Yuba Raj Khatiwada (युवराज खतिवडा; born 14 August 1956) is a former Nepali politician and economist who has served as the Ambassador of Nepal to the United States since 17 February 2021. As the residential ambassador of Nepal to the US, he was also the non-residential ambassador to Panama, Costa Rica, Mexico, El Salvador, Honduras, and Guatemala and was entitled to look after the affairs related to the World Bank, IMF, and the World Bank Group (IBRD, IDA, IFC, MIGA and ICSID). He was a member of the National Assembly from 2018 to 2020 and was a minister in the cabinet of KP Sharma Oli from February 2018 to September 2020. He previously served as the governor of the Nepal Rastra Bank, as well as the vice-chair of the National Planning Commission.

== Political career ==
Khatiwada served as a nominated member of National Assembly from 2018 to 2020. He was appointed Minister of Finance on 26 February 2018. After the resignation of Gokul Prasad Baskota, he was given the portfolio of Information and Communications as well on 20 February 2020, becoming the spokesperson of the Government of Nepal. Khatiwada resigned from both ministerial posts on 3 March 2020 when his two-year term in the National Assembly ended, however he was reappointed the next day. As any member of the cabinet must become a member of either houses of the parliament within six months of appointment, Khatiwada resigned from the cabinet on 4 September 2020 when he was not renominated and Bam Dev Gautam was nominated to succeed him in the National Assembly. Subsequently, he was appointed as a special economic advisor to the prime minister with benefits on par with a minister. On 1 October 2020, the cabinet recommended Khatiwada as Nepal's Ambassador to the United States of America. He was appointed ambassador by president Bidya Devi Bhandari on 22 December 2020, and presented his credentials to the president of the United States, Joe Biden, on 17 February 2021.

== Economist career ==
Khatiwada served two tenures as the vice chairman of the National Planning Commission, first from June 2009 to March 2010 and again from November 2015 to August 2016. Between those two tenures at the planning commission, he served as the 15th Governor of the Nepal Rastra Bank, the central bank of Nepal.
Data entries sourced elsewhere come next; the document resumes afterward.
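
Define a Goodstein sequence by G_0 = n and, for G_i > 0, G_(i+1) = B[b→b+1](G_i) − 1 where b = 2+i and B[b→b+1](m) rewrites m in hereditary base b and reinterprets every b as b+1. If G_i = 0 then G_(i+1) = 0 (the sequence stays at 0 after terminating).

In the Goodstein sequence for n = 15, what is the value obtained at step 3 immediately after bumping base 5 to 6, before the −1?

step 0: 15 = 2^(2 + 1) + 2^2 + 2 + 1; sub 3 for 2: 3^(3 + 1) + 3^3 + 3 + 1; = 112; G_1 = 112−1 = 111
step 1: 111 = 3^(3 + 1) + 3^3 + 3; sub 4 for 3: 4^(4 + 1) + 4^4 + 4; = 1284; G_2 = 1284−1 = 1283
step 2: 1283 = 4^(4 + 1) + 4^4 + 3; sub 5 for 4: 5^(5 + 1) + 5^5 + 3; = 18753; G_3 = 18753−1 = 18752
step 3: 18752 = 5^(5 + 1) + 5^5 + 2; sub 6 for 5: 6^(6 + 1) + 6^6 + 2; = 326594; G_4 = 326594−1 = 326593

326594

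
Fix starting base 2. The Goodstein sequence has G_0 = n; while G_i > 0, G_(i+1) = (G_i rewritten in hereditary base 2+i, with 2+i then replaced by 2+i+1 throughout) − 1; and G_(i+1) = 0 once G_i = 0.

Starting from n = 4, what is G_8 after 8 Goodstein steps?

211

4 —HB2→ 2^2 —bump→ 3^3 = 27 —(−1)→ 26
26 —HB3→ 2·3^2 + 2·3 + 2 —bump→ 2·4^2 + 2·4 + 2 = 42 —(−1)→ 41
41 —HB4→ 2·4^2 + 2·4 + 1 —bump→ 2·5^2 + 2·5 + 1 = 61 —(−1)→ 60
60 —HB5→ 2·5^2 + 2·5 —bump→ 2·6^2 + 2·6 = 84 —(−1)→ 83
83 —HB6→ 2·6^2 + 6 + 5 —bump→ 2·7^2 + 7 + 5 = 110 —(−1)→ 109
109 —HB7→ 2·7^2 + 7 + 4 —bump→ 2·8^2 + 8 + 4 = 140 —(−1)→ 139
139 —HB8→ 2·8^2 + 8 + 3 —bump→ 2·9^2 + 9 + 3 = 174 —(−1)→ 173
173 —HB9→ 2·9^2 + 9 + 2 —bump→ 2·10^2 + 10 + 2 = 212 —(−1)→ 211
211 —HB10→ 2·10^2 + 10 + 1 —bump→ 2·11^2 + 11 + 1 = 254 —(−1)→ 253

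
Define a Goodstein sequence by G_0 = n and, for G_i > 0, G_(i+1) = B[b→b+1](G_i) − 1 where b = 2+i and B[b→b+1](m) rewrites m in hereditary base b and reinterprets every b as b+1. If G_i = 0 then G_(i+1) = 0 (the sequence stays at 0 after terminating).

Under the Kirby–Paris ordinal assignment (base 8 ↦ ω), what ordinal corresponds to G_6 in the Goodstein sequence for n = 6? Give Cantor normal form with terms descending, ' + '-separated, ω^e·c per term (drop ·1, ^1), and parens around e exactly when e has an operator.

ω^5·5 + ω^4·5 + ω^3·5 + ω^2·5 + ω·5 + 3

G_0=6  [base 2] 2^2 + 2  →[2↦3]→  3^3 + 3 = 30  −1 ⇒ G_1=29
G_1=29  [base 3] 3^3 + 2  →[3↦4]→  4^4 + 2 = 258  −1 ⇒ G_2=257
G_2=257  [base 4] 4^4 + 1  →[4↦5]→  5^5 + 1 = 3126  −1 ⇒ G_3=3125
G_3=3125  [base 5] 5^5  →[5↦6]→  6^6 = 46656  −1 ⇒ G_4=46655
G_4=46655  [base 6] 5·6^5 + 5·6^4 + 5·6^3 + 5·6^2 + 5·6 + 5  →[6↦7]→  5·7^5 + 5·7^4 + 5·7^3 + 5·7^2 + 5·7 + 5 = 98040  −1 ⇒ G_5=98039
G_5=98039  [base 7] 5·7^5 + 5·7^4 + 5·7^3 + 5·7^2 + 5·7 + 4  →[7↦8]→  5·8^5 + 5·8^4 + 5·8^3 + 5·8^2 + 5·8 + 4 = 187244  −1 ⇒ G_6=187243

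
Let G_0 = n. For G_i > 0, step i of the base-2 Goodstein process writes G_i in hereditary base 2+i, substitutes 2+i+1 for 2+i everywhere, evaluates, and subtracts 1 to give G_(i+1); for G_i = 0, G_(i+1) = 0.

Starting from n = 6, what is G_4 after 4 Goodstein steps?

46655

i=0: 6 = 2^2 + 2 (b=2); 2→3: 3^3 + 3 = 30; 30−1 = 29
i=1: 29 = 3^3 + 2 (b=3); 3→4: 4^4 + 2 = 258; 258−1 = 257
i=2: 257 = 4^4 + 1 (b=4); 4→5: 5^5 + 1 = 3126; 3126−1 = 3125
i=3: 3125 = 5^5 (b=5); 5→6: 6^6 = 46656; 46656−1 = 46655
i=4: 46655 = 5·6^5 + 5·6^4 + 5·6^3 + 5·6^2 + 5·6 + 5 (b=6); 6→7: 5·7^5 + 5·7^4 + 5·7^3 + 5·7^2 + 5·7 + 5 = 98040; 98040−1 = 98039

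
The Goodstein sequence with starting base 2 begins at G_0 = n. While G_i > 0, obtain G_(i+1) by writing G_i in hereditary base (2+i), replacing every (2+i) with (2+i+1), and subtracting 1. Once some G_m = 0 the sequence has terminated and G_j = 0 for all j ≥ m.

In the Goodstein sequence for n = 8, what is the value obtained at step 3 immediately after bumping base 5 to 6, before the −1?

base 2: 8 = 2^(2 + 1); at 3: 3^(3 + 1) = 81; next = 80
base 3: 80 = 2·3^3 + 2·3^2 + 2·3 + 2; at 4: 2·4^4 + 2·4^2 + 2·4 + 2 = 554; next = 553
base 4: 553 = 2·4^4 + 2·4^2 + 2·4 + 1; at 5: 2·5^5 + 2·5^2 + 2·5 + 1 = 6311; next = 6310
base 5: 6310 = 2·5^5 + 2·5^2 + 2·5; at 6: 2·6^6 + 2·6^2 + 2·6 = 93396; next = 93395

93396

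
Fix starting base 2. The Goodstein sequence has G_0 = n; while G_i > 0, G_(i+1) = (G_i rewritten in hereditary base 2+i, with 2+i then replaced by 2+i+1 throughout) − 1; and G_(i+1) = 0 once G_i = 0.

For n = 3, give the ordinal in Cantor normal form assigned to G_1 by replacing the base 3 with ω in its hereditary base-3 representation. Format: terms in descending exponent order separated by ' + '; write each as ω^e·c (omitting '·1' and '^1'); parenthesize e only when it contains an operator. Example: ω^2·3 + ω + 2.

G_0 = 3. HB_2(3) = 2 + 1. Bump = 4. G_1 = 3.
G_1 = 3. HB_3(3) = 3. Bump = 4. G_2 = 3.

ω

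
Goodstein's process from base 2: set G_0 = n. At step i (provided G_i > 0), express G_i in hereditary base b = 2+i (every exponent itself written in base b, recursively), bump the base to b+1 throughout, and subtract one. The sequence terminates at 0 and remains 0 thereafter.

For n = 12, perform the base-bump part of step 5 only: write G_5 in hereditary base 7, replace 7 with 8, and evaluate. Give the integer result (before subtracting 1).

134217868

[0] 12 ≡ 2^(2 + 1) + 2^2 (base 2). Lift 3: 108. −1: 107.
[1] 107 ≡ 3^(3 + 1) + 2·3^2 + 2·3 + 2 (base 3). Lift 4: 1066. −1: 1065.
[2] 1065 ≡ 4^(4 + 1) + 2·4^2 + 2·4 + 1 (base 4). Lift 5: 15686. −1: 15685.
[3] 15685 ≡ 5^(5 + 1) + 2·5^2 + 2·5 (base 5). Lift 6: 280020. −1: 280019.
[4] 280019 ≡ 6^(6 + 1) + 2·6^2 + 6 + 5 (base 6). Lift 7: 5764911. −1: 5764910.
[5] 5764910 ≡ 7^(7 + 1) + 2·7^2 + 7 + 4 (base 7). Lift 8: 134217868. −1: 134217867.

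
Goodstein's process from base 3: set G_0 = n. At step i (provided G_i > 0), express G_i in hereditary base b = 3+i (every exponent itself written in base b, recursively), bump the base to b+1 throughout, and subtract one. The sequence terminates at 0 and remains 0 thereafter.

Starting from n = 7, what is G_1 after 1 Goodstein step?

8

[0] 7 ≡ 2·3 + 1 (base 3). Lift 4: 9. −1: 8.
[1] 8 ≡ 2·4 (base 4). Lift 5: 10. −1: 9.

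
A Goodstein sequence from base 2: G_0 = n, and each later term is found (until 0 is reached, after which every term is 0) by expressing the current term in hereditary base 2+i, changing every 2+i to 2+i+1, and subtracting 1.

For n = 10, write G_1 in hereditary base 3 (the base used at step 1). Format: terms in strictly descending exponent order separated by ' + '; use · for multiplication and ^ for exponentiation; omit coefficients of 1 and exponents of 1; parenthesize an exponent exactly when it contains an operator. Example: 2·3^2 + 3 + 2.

3^(3 + 1) + 2

[0] 10 ≡ 2^(2 + 1) + 2 (base 2). Lift 3: 84. −1: 83.
[1] 83 ≡ 3^(3 + 1) + 2 (base 3). Lift 4: 1026. −1: 1025.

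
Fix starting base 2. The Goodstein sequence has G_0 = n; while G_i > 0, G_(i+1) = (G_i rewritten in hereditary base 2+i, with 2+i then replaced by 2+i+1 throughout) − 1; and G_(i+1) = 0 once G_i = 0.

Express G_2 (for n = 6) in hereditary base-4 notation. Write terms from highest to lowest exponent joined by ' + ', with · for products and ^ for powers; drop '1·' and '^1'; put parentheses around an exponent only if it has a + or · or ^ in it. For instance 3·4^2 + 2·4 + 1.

i=0: 6 = 2^2 + 2 (b=2); 2→3: 3^3 + 3 = 30; 30−1 = 29
i=1: 29 = 3^3 + 2 (b=3); 3→4: 4^4 + 2 = 258; 258−1 = 257
i=2: 257 = 4^4 + 1 (b=4); 4→5: 5^5 + 1 = 3126; 3126−1 = 3125

4^4 + 1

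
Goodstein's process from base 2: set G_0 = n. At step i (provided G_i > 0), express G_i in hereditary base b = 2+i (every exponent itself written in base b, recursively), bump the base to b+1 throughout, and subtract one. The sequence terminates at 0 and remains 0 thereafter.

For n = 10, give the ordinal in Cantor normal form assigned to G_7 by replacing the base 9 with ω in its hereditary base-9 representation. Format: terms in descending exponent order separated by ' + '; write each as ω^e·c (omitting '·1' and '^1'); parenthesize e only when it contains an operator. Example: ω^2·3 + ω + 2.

ω^ω·5 + ω^5·5 + ω^4·5 + ω^3·5 + ω^2·5 + ω·5 + 2

G_0 = 10. HB_2(10) = 2^(2 + 1) + 2. Bump = 84. G_1 = 83.
G_1 = 83. HB_3(83) = 3^(3 + 1) + 2. Bump = 1026. G_2 = 1025.
G_2 = 1025. HB_4(1025) = 4^(4 + 1) + 1. Bump = 15626. G_3 = 15625.
G_3 = 15625. HB_5(15625) = 5^(5 + 1). Bump = 279936. G_4 = 279935.
G_4 = 279935. HB_6(279935) = 5·6^6 + 5·6^5 + 5·6^4 + 5·6^3 + 5·6^2 + 5·6 + 5. Bump = 4215755. G_5 = 4215754.
G_5 = 4215754. HB_7(4215754) = 5·7^7 + 5·7^5 + 5·7^4 + 5·7^3 + 5·7^2 + 5·7 + 4. Bump = 84073324. G_6 = 84073323.
G_6 = 84073323. HB_8(84073323) = 5·8^8 + 5·8^5 + 5·8^4 + 5·8^3 + 5·8^2 + 5·8 + 3. Bump = 1937434593. G_7 = 1937434592.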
He also served as the senior economist in the regional centre of UNDP for Asia and the Pacific for the United Nations from 2006 to 2009. He had also been appointed member of the National Planning Commission from 2002 to 2005.

Khatiwada was the Head of the Economic Research Department of the Nepal Rastra Bank from 1999 to 2002, a postgraduate teacher at Tribhuvan University in 1982, and intermittently, a visiting faculty member at Tribhuvan University and Kathmandu University from 1992 to 2001. He received his master's degrees in Economics and Public Administration from Tribhuvan University in 1981 and 1984 respectively, and a PhD in Monetary Economics from Delhi School of Economics, University of Delhi in 1991.

== Awards and recognitions ==
Khatiwada has been awarded national awards such as the Suprabal Gorkha Dakshin Bahu (2001), Sukirtimaya Rastra Deep (2013) and Prasiddha Prabal Jana Sewa Shree (2016) conferred by the President of Nepal for his outstanding contribution to the development of Nepal in his different capacities.